Adapun jabatan liwa masih tetap berada ditangan mereka (Bani Abdud-Dar)
sehingga dibatalkan oleh Islam, kemudian Islam menjadikannya sebagai hak
khalifah kaum Muslimin, dan hanya boleh dipegang oleh orang yang dinilai oleh
Islam sebagai orang yang layak untuk memangkunya, demikian pula jabatan nudwah.
Qushay adalah
anak lelaki Kilab dari istrinya, Fatimah binti Sa’d dari negeri Yaman dan dari
kalangan kabilah Azdsyanuah. Kilab adalah anak Murrah dari istrinya yang
bernama Hindun binti Sarir dari Bani Fihr ibnu Malik. Murrah adalah anak Ka’ab
dari istrinya , Wasyiyah binti Syaiban dari kalangan Bani Fihr pula. Ka’ab
adalah anak Luay dari istrinya yang dikenal dengan nama panggilan Ummu Luay,
nama aslinya adalah Salma binti Amr al Khuza’iy. Ghalib adalah anak Fihr dari
istrinya yang dikenal dengan nama panggilan Ummu Ghalib, nama aslinya adalah
Laila binti Sa’ad, dari kalangan kabilah Hudzail.
Menurut
pendapat mayoritas ahli sejarah, Fihr adalah Quraisy, dan Quraisy merupakan
suatu kabilah besar yang terdiri atas beberapa puak, yaitu Bani Abdu Manaf,
Bani Abdud-Dar ibnu Qushay, Bani Asad ibnu Abdul Uzza ibnu Qushay, Bani Zahrah
ibnu Kilab, Bani Makhzum ibnu Yaqzhah ibnu Murrah, Bani Taim ibnu Murrah, Bani
Addiy ibnu Ka’ab, Bani Sahm ibnu Hushais ibnu Amr ibnu Ka’ab, Bani Amir ibnu
Luay, Bani Taim ibnu Ghalib, Bani al-Harits ibnu Fihr, dan Bani Muharib ibnu
Fihr.
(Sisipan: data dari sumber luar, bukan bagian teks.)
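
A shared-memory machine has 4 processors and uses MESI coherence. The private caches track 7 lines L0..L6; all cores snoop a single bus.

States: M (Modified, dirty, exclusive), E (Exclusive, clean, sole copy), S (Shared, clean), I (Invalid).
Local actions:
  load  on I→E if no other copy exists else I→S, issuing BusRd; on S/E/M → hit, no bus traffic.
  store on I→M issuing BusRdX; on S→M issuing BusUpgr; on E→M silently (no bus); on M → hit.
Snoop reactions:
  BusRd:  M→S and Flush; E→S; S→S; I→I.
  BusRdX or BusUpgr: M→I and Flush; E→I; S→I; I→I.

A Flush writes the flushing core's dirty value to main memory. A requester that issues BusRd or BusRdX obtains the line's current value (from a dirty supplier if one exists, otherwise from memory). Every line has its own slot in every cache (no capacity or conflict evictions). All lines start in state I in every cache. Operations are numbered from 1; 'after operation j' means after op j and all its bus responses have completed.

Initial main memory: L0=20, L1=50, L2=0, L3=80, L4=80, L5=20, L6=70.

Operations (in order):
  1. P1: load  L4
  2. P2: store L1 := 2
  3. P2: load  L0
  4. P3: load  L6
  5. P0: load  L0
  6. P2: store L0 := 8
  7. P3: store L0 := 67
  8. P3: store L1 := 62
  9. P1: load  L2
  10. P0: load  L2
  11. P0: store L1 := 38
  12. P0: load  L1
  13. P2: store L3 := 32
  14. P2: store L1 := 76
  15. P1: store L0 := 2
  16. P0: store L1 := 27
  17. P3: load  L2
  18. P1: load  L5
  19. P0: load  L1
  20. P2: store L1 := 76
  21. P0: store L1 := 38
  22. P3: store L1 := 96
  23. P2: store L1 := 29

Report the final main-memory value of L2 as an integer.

step 1: P1: load  L4  ⟶  IEII  (L4)  txn=BusRd  M[L4]=80
step 2: P2: store L1 := 2  ⟶  IIMI  (L1)  txn=BusRdX  M[L1]=50
step 3: P2: load  L0  ⟶  IIEI  (L0)  txn=BusRd  M[L0]=20
step 4: P3: load  L6  ⟶  IIIE  (L6)  txn=BusRd  M[L6]=70
step 5: P0: load  L0  ⟶  SISI  (L0)  txn=BusRd  M[L0]=20
step 6: P2: store L0 := 8  ⟶  IIMI  (L0)  txn=BusUpgr  M[L0]=20
step 7: P3: store L0 := 67  ⟶  IIIM  (L0)  txn=BusRdX+Flush  M[L0]=8
step 8: P3: store L1 := 62  ⟶  IIIM  (L1)  txn=BusRdX+Flush  M[L1]=2
step 9: P1: load  L2  ⟶  IEII  (L2)  txn=BusRd  M[L2]=0
step 10: P0: load  L2  ⟶  SSII  (L2)  txn=BusRd  M[L2]=0
step 11: P0: store L1 := 38  ⟶  MIII  (L1)  txn=BusRdX+Flush  M[L1]=62
step 12: P0: load  L1  ⟶  MIII  (L1)  txn=∅  M[L1]=62
step 13: P2: store L3 := 32  ⟶  IIMI  (L3)  txn=BusRdX  M[L3]=80
step 14: P2: store L1 := 76  ⟶  IIMI  (L1)  txn=BusRdX+Flush  M[L1]=38
step 15: P1: store L0 := 2  ⟶  IMII  (L0)  txn=BusRdX+Flush  M[L0]=67
step 16: P0: store L1 := 27  ⟶  MIII  (L1)  txn=BusRdX+Flush  M[L1]=76
step 17: P3: load  L2  ⟶  SSIS  (L2)  txn=BusRd  M[L2]=0
step 18: P1: load  L5  ⟶  IEII  (L5)  txn=BusRd  M[L5]=20
step 19: P0: load  L1  ⟶  MIII  (L1)  txn=∅  M[L1]=76
step 20: P2: store L1 := 76  ⟶  IIMI  (L1)  txn=BusRdX+Flush  M[L1]=27
step 21: P0: store L1 := 38  ⟶  MIII  (L1)  txn=BusRdX+Flush  M[L1]=76
step 22: P3: store L1 := 96  ⟶  IIIM  (L1)  txn=BusRdX+Flush  M[L1]=38
step 23: P2: store L1 := 29  ⟶  IIMI  (L1)  txn=BusRdX+Flush  M[L1]=96

memory[L2] = 0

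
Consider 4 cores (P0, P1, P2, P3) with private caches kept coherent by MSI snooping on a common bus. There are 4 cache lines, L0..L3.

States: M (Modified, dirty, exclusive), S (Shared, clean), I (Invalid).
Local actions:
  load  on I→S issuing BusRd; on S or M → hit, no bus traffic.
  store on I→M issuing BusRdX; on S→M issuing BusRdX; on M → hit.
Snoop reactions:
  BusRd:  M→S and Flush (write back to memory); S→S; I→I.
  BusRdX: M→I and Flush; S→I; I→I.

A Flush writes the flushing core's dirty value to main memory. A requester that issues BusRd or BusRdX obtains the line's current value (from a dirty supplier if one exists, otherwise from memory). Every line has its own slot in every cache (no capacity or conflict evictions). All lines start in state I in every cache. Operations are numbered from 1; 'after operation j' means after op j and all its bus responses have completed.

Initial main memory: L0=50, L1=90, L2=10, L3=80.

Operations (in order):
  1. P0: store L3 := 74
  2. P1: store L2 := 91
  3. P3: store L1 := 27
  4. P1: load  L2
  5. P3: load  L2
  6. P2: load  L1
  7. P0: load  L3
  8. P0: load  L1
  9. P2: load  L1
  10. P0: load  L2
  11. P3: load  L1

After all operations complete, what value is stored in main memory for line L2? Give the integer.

1. P0: store L3 := 74  bus=[BusRdX]  L3: P0=M P1=I P2=I P3=I  mem[L3]=80
2. P1: store L2 := 91  bus=[BusRdX]  L2: P0=I P1=M P2=I P3=I  mem[L2]=10
3. P3: store L1 := 27  bus=[BusRdX]  L1: P0=I P1=I P2=I P3=M  mem[L1]=90
4. P1: load  L2  bus=[-]  L2: P0=I P1=M P2=I P3=I  mem[L2]=10
5. P3: load  L2  bus=[BusRd,Flush]  L2: P0=I P1=S P2=I P3=S  mem[L2]=91
6. P2: load  L1  bus=[BusRd,Flush]  L1: P0=I P1=I P2=S P3=S  mem[L1]=27
7. P0: load  L3  bus=[-]  L3: P0=M P1=I P2=I P3=I  mem[L3]=80
8. P0: load  L1  bus=[BusRd]  L1: P0=S P1=I P2=S P3=S  mem[L1]=27
9. P2: load  L1  bus=[-]  L1: P0=S P1=I P2=S P3=S  mem[L1]=27
10. P0: load  L2  bus=[BusRd]  L2: P0=S P1=S P2=I P3=S  mem[L2]=91
11. P3: load  L1  bus=[-]  L1: P0=S P1=I P2=S P3=S  mem[L1]=27

memory[L2] = 91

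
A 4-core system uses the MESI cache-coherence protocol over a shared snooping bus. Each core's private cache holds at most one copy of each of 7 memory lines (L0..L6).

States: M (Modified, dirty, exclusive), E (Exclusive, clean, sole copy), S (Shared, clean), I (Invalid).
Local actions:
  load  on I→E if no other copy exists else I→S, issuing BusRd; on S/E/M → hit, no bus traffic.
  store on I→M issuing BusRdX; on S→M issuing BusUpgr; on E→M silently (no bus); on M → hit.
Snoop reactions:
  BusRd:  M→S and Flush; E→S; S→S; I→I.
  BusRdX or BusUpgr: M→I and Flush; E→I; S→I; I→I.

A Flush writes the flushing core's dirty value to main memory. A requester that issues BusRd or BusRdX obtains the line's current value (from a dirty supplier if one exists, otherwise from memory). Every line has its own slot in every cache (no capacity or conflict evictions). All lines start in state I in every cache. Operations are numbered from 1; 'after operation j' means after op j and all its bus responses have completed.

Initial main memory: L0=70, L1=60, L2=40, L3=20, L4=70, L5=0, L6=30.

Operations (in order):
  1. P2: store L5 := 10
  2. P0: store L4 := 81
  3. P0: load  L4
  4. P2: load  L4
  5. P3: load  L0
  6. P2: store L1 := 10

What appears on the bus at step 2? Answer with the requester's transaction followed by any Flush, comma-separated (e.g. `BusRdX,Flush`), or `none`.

bus = BusRdX

step 1: P2: store L5 := 10  ⟶  IIMI  (L5)  txn=BusRdX  M[L5]=0
step 2: P0: store L4 := 81  ⟶  MIII  (L4)  txn=BusRdX  M[L4]=70
step 3: P0: load  L4  ⟶  MIII  (L4)  txn=∅  M[L4]=70
step 4: P2: load  L4  ⟶  SISI  (L4)  txn=BusRd+Flush  M[L4]=81
step 5: P3: load  L0  ⟶  IIIE  (L0)  txn=BusRd  M[L0]=70
step 6: P2: store L1 := 10  ⟶  IIMI  (L1)  txn=BusRdX  M[L1]=60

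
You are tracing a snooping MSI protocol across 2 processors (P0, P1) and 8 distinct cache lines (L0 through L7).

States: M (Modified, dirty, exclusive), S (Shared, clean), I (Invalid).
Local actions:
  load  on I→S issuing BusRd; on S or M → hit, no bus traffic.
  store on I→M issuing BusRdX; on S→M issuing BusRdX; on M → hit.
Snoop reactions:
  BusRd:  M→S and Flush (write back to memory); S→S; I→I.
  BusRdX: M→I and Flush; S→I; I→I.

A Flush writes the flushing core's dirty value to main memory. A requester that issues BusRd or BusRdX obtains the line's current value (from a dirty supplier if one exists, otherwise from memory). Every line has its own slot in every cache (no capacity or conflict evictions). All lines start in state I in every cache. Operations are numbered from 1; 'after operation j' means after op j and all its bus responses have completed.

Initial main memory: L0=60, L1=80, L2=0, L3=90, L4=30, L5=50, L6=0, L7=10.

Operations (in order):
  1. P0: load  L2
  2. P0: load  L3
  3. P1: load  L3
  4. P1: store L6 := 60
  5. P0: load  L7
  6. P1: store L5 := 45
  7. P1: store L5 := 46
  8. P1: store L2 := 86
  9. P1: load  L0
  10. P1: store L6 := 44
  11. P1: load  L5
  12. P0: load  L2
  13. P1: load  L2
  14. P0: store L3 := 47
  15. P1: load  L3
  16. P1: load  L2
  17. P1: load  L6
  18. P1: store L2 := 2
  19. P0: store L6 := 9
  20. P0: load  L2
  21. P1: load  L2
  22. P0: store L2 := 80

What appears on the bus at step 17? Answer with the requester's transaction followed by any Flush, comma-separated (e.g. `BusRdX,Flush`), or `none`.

bus = none

1. P0: load  L2  bus=[BusRd]  L2: P0=S P1=I  mem[L2]=0
2. P0: load  L3  bus=[BusRd]  L3: P0=S P1=I  mem[L3]=90
3. P1: load  L3  bus=[BusRd]  L3: P0=S P1=S  mem[L3]=90
4. P1: store L6 := 60  bus=[BusRdX]  L6: P0=I P1=M  mem[L6]=0
5. P0: load  L7  bus=[BusRd]  L7: P0=S P1=I  mem[L7]=10
6. P1: store L5 := 45  bus=[BusRdX]  L5: P0=I P1=M  mem[L5]=50
7. P1: store L5 := 46  bus=[-]  L5: P0=I P1=M  mem[L5]=50
8. P1: store L2 := 86  bus=[BusRdX]  L2: P0=I P1=M  mem[L2]=0
9. P1: load  L0  bus=[BusRd]  L0: P0=I P1=S  mem[L0]=60
10. P1: store L6 := 44  bus=[-]  L6: P0=I P1=M  mem[L6]=0
11. P1: load  L5  bus=[-]  L5: P0=I P1=M  mem[L5]=50
12. P0: load  L2  bus=[BusRd,Flush]  L2: P0=S P1=S  mem[L2]=86
13. P1: load  L2  bus=[-]  L2: P0=S P1=S  mem[L2]=86
14. P0: store L3 := 47  bus=[BusRdX]  L3: P0=M P1=I  mem[L3]=90
15. P1: load  L3  bus=[BusRd,Flush]  L3: P0=S P1=S  mem[L3]=47
16. P1: load  L2  bus=[-]  L2: P0=S P1=S  mem[L2]=86
17. P1: load  L6  bus=[-]  L6: P0=I P1=M  mem[L6]=0
18. P1: store L2 := 2  bus=[BusRdX]  L2: P0=I P1=M  mem[L2]=86
19. P0: store L6 := 9  bus=[BusRdX,Flush]  L6: P0=M P1=I  mem[L6]=44
20. P0: load  L2  bus=[BusRd,Flush]  L2: P0=S P1=S  mem[L2]=2
21. P1: load  L2  bus=[-]  L2: P0=S P1=S  mem[L2]=2
22. P0: store L2 := 80  bus=[BusRdX]  L2: P0=M P1=I  mem[L2]=2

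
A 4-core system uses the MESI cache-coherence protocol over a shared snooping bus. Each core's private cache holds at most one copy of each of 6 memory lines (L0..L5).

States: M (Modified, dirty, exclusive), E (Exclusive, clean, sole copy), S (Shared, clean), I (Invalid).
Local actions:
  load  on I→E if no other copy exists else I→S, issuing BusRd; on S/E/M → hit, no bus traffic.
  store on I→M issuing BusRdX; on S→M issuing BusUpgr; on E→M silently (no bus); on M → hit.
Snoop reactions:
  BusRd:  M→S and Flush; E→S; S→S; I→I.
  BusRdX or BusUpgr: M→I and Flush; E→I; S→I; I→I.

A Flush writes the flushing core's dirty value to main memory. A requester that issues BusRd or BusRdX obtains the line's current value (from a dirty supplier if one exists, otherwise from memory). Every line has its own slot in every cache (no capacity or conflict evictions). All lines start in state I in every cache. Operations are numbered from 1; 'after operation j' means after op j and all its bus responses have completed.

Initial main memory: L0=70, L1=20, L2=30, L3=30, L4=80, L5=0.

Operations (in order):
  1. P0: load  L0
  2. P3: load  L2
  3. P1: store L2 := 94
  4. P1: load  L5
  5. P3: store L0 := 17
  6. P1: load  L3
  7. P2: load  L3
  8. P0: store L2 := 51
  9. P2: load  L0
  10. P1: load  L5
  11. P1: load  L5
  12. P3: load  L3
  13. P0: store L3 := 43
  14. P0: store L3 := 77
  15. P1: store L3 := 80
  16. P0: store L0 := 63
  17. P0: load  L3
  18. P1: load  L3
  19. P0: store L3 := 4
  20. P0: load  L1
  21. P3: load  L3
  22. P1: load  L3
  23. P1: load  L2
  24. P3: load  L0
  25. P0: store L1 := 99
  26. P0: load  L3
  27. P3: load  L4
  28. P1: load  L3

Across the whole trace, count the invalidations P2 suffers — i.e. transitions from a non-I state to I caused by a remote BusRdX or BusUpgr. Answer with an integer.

1. P0: load  L0  bus=[BusRd]  L0: P0=E P1=I P2=I P3=I  mem[L0]=70
2. P3: load  L2  bus=[BusRd]  L2: P0=I P1=I P2=I P3=E  mem[L2]=30
3. P1: store L2 := 94  bus=[BusRdX]  L2: P0=I P1=M P2=I P3=I  mem[L2]=30
4. P1: load  L5  bus=[BusRd]  L5: P0=I P1=E P2=I P3=I  mem[L5]=0
5. P3: store L0 := 17  bus=[BusRdX]  L0: P0=I P1=I P2=I P3=M  mem[L0]=70
6. P1: load  L3  bus=[BusRd]  L3: P0=I P1=E P2=I P3=I  mem[L3]=30
7. P2: load  L3  bus=[BusRd]  L3: P0=I P1=S P2=S P3=I  mem[L3]=30
8. P0: store L2 := 51  bus=[BusRdX,Flush]  L2: P0=M P1=I P2=I P3=I  mem[L2]=94
9. P2: load  L0  bus=[BusRd,Flush]  L0: P0=I P1=I P2=S P3=S  mem[L0]=17
10. P1: load  L5  bus=[-]  L5: P0=I P1=E P2=I P3=I  mem[L5]=0
11. P1: load  L5  bus=[-]  L5: P0=I P1=E P2=I P3=I  mem[L5]=0
12. P3: load  L3  bus=[BusRd]  L3: P0=I P1=S P2=S P3=S  mem[L3]=30
13. P0: store L3 := 43  bus=[BusRdX]  L3: P0=M P1=I P2=I P3=I  mem[L3]=30
14. P0: store L3 := 77  bus=[-]  L3: P0=M P1=I P2=I P3=I  mem[L3]=30
15. P1: store L3 := 80  bus=[BusRdX,Flush]  L3: P0=I P1=M P2=I P3=I  mem[L3]=77
16. P0: store L0 := 63  bus=[BusRdX]  L0: P0=M P1=I P2=I P3=I  mem[L0]=17
17. P0: load  L3  bus=[BusRd,Flush]  L3: P0=S P1=S P2=I P3=I  mem[L3]=80
18. P1: load  L3  bus=[-]  L3: P0=S P1=S P2=I P3=I  mem[L3]=80
19. P0: store L3 := 4  bus=[BusUpgr]  L3: P0=M P1=I P2=I P3=I  mem[L3]=80
20. P0: load  L1  bus=[BusRd]  L1: P0=E P1=I P2=I P3=I  mem[L1]=20
21. P3: load  L3  bus=[BusRd,Flush]  L3: P0=S P1=I P2=I P3=S  mem[L3]=4
22. P1: load  L3  bus=[BusRd]  L3: P0=S P1=S P2=I P3=S  mem[L3]=4
23. P1: load  L2  bus=[BusRd,Flush]  L2: P0=S P1=S P2=I P3=I  mem[L2]=51
24. P3: load  L0  bus=[BusRd,Flush]  L0: P0=S P1=I P2=I P3=S  mem[L0]=63
25. P0: store L1 := 99  bus=[-]  L1: P0=M P1=I P2=I P3=I  mem[L1]=20
26. P0: load  L3  bus=[-]  L3: P0=S P1=S P2=I P3=S  mem[L3]=4
27. P3: load  L4  bus=[BusRd]  L4: P0=I P1=I P2=I P3=E  mem[L4]=80
28. P1: load  L3  bus=[-]  L3: P0=S P1=S P2=I P3=S  mem[L3]=4

invalidations = 2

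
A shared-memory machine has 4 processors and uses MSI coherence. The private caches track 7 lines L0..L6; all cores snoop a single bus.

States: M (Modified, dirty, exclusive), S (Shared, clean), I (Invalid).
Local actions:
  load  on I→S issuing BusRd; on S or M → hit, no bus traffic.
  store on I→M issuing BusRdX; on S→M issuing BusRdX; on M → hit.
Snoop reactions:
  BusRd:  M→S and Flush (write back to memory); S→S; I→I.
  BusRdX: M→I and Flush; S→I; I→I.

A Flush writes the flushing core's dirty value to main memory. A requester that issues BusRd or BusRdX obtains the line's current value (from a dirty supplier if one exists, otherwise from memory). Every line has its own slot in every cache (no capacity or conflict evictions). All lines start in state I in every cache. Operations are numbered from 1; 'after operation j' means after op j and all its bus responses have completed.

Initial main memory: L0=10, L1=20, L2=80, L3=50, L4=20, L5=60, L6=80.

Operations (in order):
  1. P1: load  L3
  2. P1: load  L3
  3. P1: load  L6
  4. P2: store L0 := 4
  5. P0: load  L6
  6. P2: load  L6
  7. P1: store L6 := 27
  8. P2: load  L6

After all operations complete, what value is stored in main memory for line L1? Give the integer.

memory[L1] = 20

[1] P1: load  L3 | P0:I, P1:S(50), P2:I, P3:I | bus: BusRd
[2] P1: load  L3 | P0:I, P1:S(50), P2:I, P3:I | bus: none
[3] P1: load  L6 | P0:I, P1:S(80), P2:I, P3:I | bus: BusRd
[4] P2: store L0 := 4 | P0:I, P1:I, P2:M(4), P3:I | bus: BusRdX
[5] P0: load  L6 | P0:S(80), P1:S(80), P2:I, P3:I | bus: BusRd
[6] P2: load  L6 | P0:S(80), P1:S(80), P2:S(80), P3:I | bus: BusRd
[7] P1: store L6 := 27 | P0:I, P1:M(27), P2:I, P3:I | bus: BusRdX
[8] P2: load  L6 | P0:I, P1:S(27), P2:S(27), P3:I | bus: BusRd,Flush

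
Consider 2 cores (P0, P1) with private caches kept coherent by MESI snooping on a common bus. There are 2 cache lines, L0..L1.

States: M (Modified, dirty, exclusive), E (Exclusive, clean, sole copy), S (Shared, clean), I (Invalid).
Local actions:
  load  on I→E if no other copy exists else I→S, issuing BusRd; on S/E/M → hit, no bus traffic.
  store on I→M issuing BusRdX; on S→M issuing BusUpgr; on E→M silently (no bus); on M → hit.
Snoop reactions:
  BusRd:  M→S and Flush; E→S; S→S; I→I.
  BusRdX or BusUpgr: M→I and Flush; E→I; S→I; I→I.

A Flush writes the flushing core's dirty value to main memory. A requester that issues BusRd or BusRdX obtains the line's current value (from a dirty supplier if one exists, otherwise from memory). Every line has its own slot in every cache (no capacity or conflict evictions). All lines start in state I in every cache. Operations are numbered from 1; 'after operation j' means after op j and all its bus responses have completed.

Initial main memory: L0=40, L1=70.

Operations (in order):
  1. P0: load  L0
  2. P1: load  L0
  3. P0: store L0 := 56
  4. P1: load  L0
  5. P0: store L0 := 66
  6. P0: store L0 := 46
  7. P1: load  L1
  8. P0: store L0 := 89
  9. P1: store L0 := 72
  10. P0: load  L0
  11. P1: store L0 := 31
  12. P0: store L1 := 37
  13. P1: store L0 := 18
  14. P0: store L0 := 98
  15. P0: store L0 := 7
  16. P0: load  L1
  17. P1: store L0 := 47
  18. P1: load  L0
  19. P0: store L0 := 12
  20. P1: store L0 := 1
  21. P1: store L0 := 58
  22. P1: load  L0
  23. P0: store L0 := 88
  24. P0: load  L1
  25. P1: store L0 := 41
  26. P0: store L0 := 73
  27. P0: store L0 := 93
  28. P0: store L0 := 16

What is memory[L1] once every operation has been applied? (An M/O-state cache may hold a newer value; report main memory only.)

  op1 P0: load  L0 → E/I on L0; bus BusRd; mem=40
  op2 P1: load  L0 → S/S on L0; bus BusRd; mem=40
  op3 P0: store L0 := 56 → M/I on L0; bus BusUpgr; mem=40
  op4 P1: load  L0 → S/S on L0; bus BusRd Flush; mem=56
  op5 P0: store L0 := 66 → M/I on L0; bus BusUpgr; mem=56
  op6 P0: store L0 := 46 → M/I on L0; bus (none); mem=56
  op7 P1: load  L1 → I/E on L1; bus BusRd; mem=70
  op8 P0: store L0 := 89 → M/I on L0; bus (none); mem=56
  op9 P1: store L0 := 72 → I/M on L0; bus BusRdX Flush; mem=89
  op10 P0: load  L0 → S/S on L0; bus BusRd Flush; mem=72
  op11 P1: store L0 := 31 → I/M on L0; bus BusUpgr; mem=72
  op12 P0: store L1 := 37 → M/I on L1; bus BusRdX; mem=70
  op13 P1: store L0 := 18 → I/M on L0; bus (none); mem=72
  op14 P0: store L0 := 98 → M/I on L0; bus BusRdX Flush; mem=18
  op15 P0: store L0 := 7 → M/I on L0; bus (none); mem=18
  op16 P0: load  L1 → M/I on L1; bus (none); mem=70
  op17 P1: store L0 := 47 → I/M on L0; bus BusRdX Flush; mem=7
  op18 P1: load  L0 → I/M on L0; bus (none); mem=7
  op19 P0: store L0 := 12 → M/I on L0; bus BusRdX Flush; mem=47
  op20 P1: store L0 := 1 → I/M on L0; bus BusRdX Flush; mem=12
  op21 P1: store L0 := 58 → I/M on L0; bus (none); mem=12
  op22 P1: load  L0 → I/M on L0; bus (none); mem=12
  op23 P0: store L0 := 88 → M/I on L0; bus BusRdX Flush; mem=58
  op24 P0: load  L1 → M/I on L1; bus (none); mem=70
  op25 P1: store L0 := 41 → I/M on L0; bus BusRdX Flush; mem=88
  op26 P0: store L0 := 73 → M/I on L0; bus BusRdX Flush; mem=41
  op27 P0: store L0 := 93 → M/I on L0; bus (none); mem=41
  op28 P0: store L0 := 16 → M/I on L0; bus (none); mem=41

memory[L1] = 70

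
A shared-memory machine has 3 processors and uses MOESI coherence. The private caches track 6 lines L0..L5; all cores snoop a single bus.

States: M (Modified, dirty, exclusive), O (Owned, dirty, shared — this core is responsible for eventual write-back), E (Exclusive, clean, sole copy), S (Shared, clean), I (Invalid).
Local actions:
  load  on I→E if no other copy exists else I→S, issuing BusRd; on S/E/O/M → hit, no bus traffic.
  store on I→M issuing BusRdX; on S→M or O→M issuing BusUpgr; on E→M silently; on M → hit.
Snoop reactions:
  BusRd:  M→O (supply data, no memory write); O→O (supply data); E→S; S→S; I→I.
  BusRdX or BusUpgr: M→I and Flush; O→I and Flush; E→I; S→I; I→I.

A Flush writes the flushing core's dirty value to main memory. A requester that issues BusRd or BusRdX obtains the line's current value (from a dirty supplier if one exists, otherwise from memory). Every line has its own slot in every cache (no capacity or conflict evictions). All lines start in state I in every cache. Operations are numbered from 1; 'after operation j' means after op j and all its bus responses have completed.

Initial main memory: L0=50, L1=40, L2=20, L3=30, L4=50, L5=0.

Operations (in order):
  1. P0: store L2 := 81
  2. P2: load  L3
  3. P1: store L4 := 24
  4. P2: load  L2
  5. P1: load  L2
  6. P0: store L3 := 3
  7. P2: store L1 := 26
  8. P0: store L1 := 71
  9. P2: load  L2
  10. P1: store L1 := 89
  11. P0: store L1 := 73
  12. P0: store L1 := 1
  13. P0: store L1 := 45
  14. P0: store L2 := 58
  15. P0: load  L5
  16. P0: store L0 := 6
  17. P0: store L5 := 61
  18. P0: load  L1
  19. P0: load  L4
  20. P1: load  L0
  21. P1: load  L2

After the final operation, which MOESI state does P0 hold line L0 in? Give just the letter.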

Orang-orang Quraisy yang mendiami kota Makkah dinamakan Quraisy al-Bithah
(orang-orang Quraisy kota), sedangkan orang-orang Quraisy yang dian disekitar
kota Makkah dinamakan Quraisy Azh-Zhawahir (orang-orang Quraisy pedalaman).
Fihr adalah
anak Malik dari istrinya yang bernama Jandalah binti al-Harb dari kabilah
Jurhum. Malik adalah anak an-Nadhr dari istrinya yang bernama Atikah binti
Adwan dari kabilah Qais Ailan. An-Nadhr adalah anak Kinanah dari istrinya yang
bernama Barrah binti Mur ibnu Idd. Kinanah adalah anak Khuzaimah dari istrinya
yang bernama Awwanah binti Sa’ad dari kalangan kabilah Qais Ailan. Khuzaimah
adalah anak Mudrikah dari istrinya yang bernama Salma binti Aslam dari kabilah
Qudha’ah. Mudrikah adalah anak Ilyas dari Istrinya yang bernama Khandaf,
seorang wanita teladan dalam hal kehormatan dan keperkasaan. Ilyas adalah anak
Mudhar dari istrinya yang bernama Ar-Rabbab binti Jundah ibnu Ma’ad. Mudhar
adalah anak Nizzar dari istrinya yang bernama Saudah binti Ak. Nizzar adalah
anak Ma’ad dari istrinya yang bernama Mu’anah binti Jausyam dari kabilah
Jurhum. Dan Ma’ad adalah anak Adnan.
Demikianlah
nasab keturunan Nabi saw. Yang keabsahannya telah disepakati oleh para ulama
tarikh dan ahli hadits. Adapun mengenai nasab mulai dari Adnan hinnga keatasnya
tidak ada satu jalur periwayatan pun yang sahih. Pada garis besarnya mereka
telah sepakat bahwa nasab Rasulullah saw. Sampai kepada nabi Ismail sebagai
bapak orang-orang arab yang musta’ribah dan Nabi Ismail adalah anak Nabi
Ibrahim a.s.
Seperti yang
telah anda lihat sendiri, nasab Nabi saw. Adalah nasab yang mulia lagi
terhormat, yaitu terdiri dari bapak-bapak yang suci dan ibu-ibu yang suci pula.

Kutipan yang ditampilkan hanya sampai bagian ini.